Nevertheless, history does not support this bias. The great pandemics have come from birds, rodents or primates, not bats15. In truth, bats have one of our planet’s finest records of living safely with humans2,14.”
If you have been a long-term follower of this blog, you’ll know that I have never once criticized a paper or focused on the negatives, because I generally find that to be unproductive. But this is not Merlin’s first wildly irresponsible post that pits the general public against researchers by misrepresenting the scientific literature, and I fear that this one could have real negative impacts. So in this space, I want to provide some resources to people interested in bat conservation to learn more about how viral spillover events like the Wuhan coronavirus epidemic and bat conservation are related.

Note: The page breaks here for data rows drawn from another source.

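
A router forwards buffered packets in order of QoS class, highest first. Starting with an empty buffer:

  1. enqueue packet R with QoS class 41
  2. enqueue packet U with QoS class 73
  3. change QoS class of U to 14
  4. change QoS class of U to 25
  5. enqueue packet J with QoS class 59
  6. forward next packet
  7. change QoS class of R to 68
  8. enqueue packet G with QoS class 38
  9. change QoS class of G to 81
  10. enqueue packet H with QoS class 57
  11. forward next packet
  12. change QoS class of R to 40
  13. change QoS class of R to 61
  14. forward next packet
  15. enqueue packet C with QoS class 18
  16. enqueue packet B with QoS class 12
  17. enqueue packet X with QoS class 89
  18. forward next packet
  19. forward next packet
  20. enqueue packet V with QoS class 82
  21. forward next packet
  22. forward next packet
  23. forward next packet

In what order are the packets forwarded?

J → G → R → X → H → V → U → C

add R (QoS class 41) → {R:41}
add U (QoS class 73) → {U:73, R:41}
update U to QoS class 14 → {R:41, U:14}
update U to QoS class 25 → {R:41, U:25}
add J (QoS class 59) → {J:59, R:41, U:25}
forward next packet → J; now {R:41, U:25}
update R to QoS class 68 → {R:68, U:25}
add G (QoS class 38) → {R:68, G:38, U:25}
update G to QoS class 81 → {G:81, R:68, U:25}
add H (QoS class 57) → {G:81, R:68, H:57, U:25}
forward next packet → G; now {R:68, H:57, U:25}
update R to QoS class 40 → {H:57, R:40, U:25}
update R to QoS class 61 → {R:61, H:57, U:25}
forward next packet → R; now {H:57, U:25}
add C (QoS class 18) → {H:57, U:25, C:18}
add B (QoS class 12) → {H:57, U:25, C:18, B:12}
add X (QoS class 89) → {X:89, H:57, U:25, C:18, B:12}
forward next packet → X; now {H:57, U:25, C:18, B:12}
forward next packet → H; now {U:25, C:18, B:12}
add V (QoS class 82) → {V:82, U:25, C:18, B:12}
forward next packet → V; now {U:25, C:18, B:12}
forward next packet → U; now {C:18, B:12}
forward next packet → C; now {B:12}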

Let’s start with some general information about spillover of viruses from bats. There is no question that bats are reservoirs for many viruses that cause serious human illnesses. These include viruses like SARS, rabies, and some paramyxoviruses like the Hendra and Nipah viruses. Because these viruses are such a big deal, there has been a lot of recent attention to bats and their potential as reservoirs for high-impact emerging zoonotic viruses. This work has shown that bat species DO seem to be reservoirs for a disproportionate number of viruses, on average, in comparison to species in other taxonomic groups, like rodents. And there might be several reasons why bats have so many viruses but can live with them without being sick. Bats are reservoirs for many coronaviruses and similar viruses (e.g., SARS), so it is highly like that the Wuhan coronavirus has a bat reservoir.
Bats can infect people with these viruses in many different ways. For instance, people can become infected by the rabies virus when they are bitten by a bat OR when they contact bodily fluids from bats. People could also become infected by handling bats or consuming bats, or by consuming things that bats defecated on/in (as in the palm sap and Nipah example). And finally, bats can infect other wildlife or domesticated species, and people can become infected by contacting/consuming those other species. We do not know which transmission route led to spillover from bats to people for the Wuhan coronavirus, but in general, wildlife markets (for consumption or pet trade) bring together bats, other wildlife, and people in unnatural ways, and there is a lot of potential for spillover from bats to people in these settings.
Viral spillover from bats is a real threat to global human health and has serious impacts on global economies, so we should be doing everything we can to neutralize those threats. And one of the best ways to do that is by advancing global bat conservation. In particular, if we can keep bats in their undisturbed, natural habitats, we can minimize the chances of bat to human transmission. This isn’t as easy as saying, “Stop eating bats!” The global community needs to make a real effort to ensure that in places with high bat diversity (and thus high bat virus diversity), people are empowered to conserve bat habitats and bats because they have enough to eat, don’t need to cut down forests for fuel, etc.
If you have helpful resources for learning more about spillover of viruses from bats and how to use these spillover events as opportunities to advance local and global support for bat conservation, please leave them in the comments!